Member of the Legislative Assembly of Quebec for Laprairie
- In office 1871–1875
- Preceded by: Césaire Thérien
- Succeeded by: Léon-Benoît-Alfred Charlebois

Personal details
- Born: December 27, 1838 La Prairie, Lower Canada
- Died: c. 1915 United States
- Party: Conservative

= Andrew Esinhart =

Canadian politician

Andrew Esinhart (December 27, 1838 – ca 1915) was a merchant and political figure in Quebec. He represented La Prairie in the Legislative Assembly of Quebec from 1871 to 1875 as a Conservative.

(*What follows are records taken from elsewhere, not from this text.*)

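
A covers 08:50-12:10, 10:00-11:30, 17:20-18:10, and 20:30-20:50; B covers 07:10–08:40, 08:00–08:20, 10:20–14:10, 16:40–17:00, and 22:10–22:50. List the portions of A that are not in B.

08:50–10:20, 17:20–18:10, 20:30–20:50

A, merged: 08:50–12:10, 17:20–18:10, 20:30–20:50.
B, merged: 07:10–08:40, 10:20–14:10, 16:40–17:00, 22:10–22:50.
08:50–12:10 \ B = 08:50–10:20.
17:20–18:10: nothing removed.
20:30–20:50: nothing removed.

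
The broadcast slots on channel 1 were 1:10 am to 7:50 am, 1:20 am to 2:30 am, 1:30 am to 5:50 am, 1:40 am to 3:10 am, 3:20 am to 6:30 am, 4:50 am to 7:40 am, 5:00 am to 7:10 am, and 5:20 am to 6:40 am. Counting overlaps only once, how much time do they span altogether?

Merged: 1:10 am-7:50 am.
Length: 6 h 40 min.

6 h 40 min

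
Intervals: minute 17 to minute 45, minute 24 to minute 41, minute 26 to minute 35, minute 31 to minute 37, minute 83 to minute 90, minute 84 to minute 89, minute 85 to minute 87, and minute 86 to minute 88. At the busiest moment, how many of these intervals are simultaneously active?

4

Walk the sorted start/end points keeping a running depth.
The depth first hits 4 at minute 31.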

He was born in La Prairie, Lower Canada, the son of Andrew Eisenhart and Charlotte Barbeau, and became a merchant there. Esinhart owned a sawmill at Sainte-Clothilde and also operated a brick factory which failed in 1870. In 1867, he married Marie-Ézelda Valotte. He was defeated by Léon-Benoît-Alfred Charlebois when he ran for reelection to the Quebec assembly in 1875. In 1876, he moved to Iberville, where he owned a general store and grain warehouse. Esinhart was mayor of Iberville from 1882 to 1883. He later moved to the United States, where he died around 1915.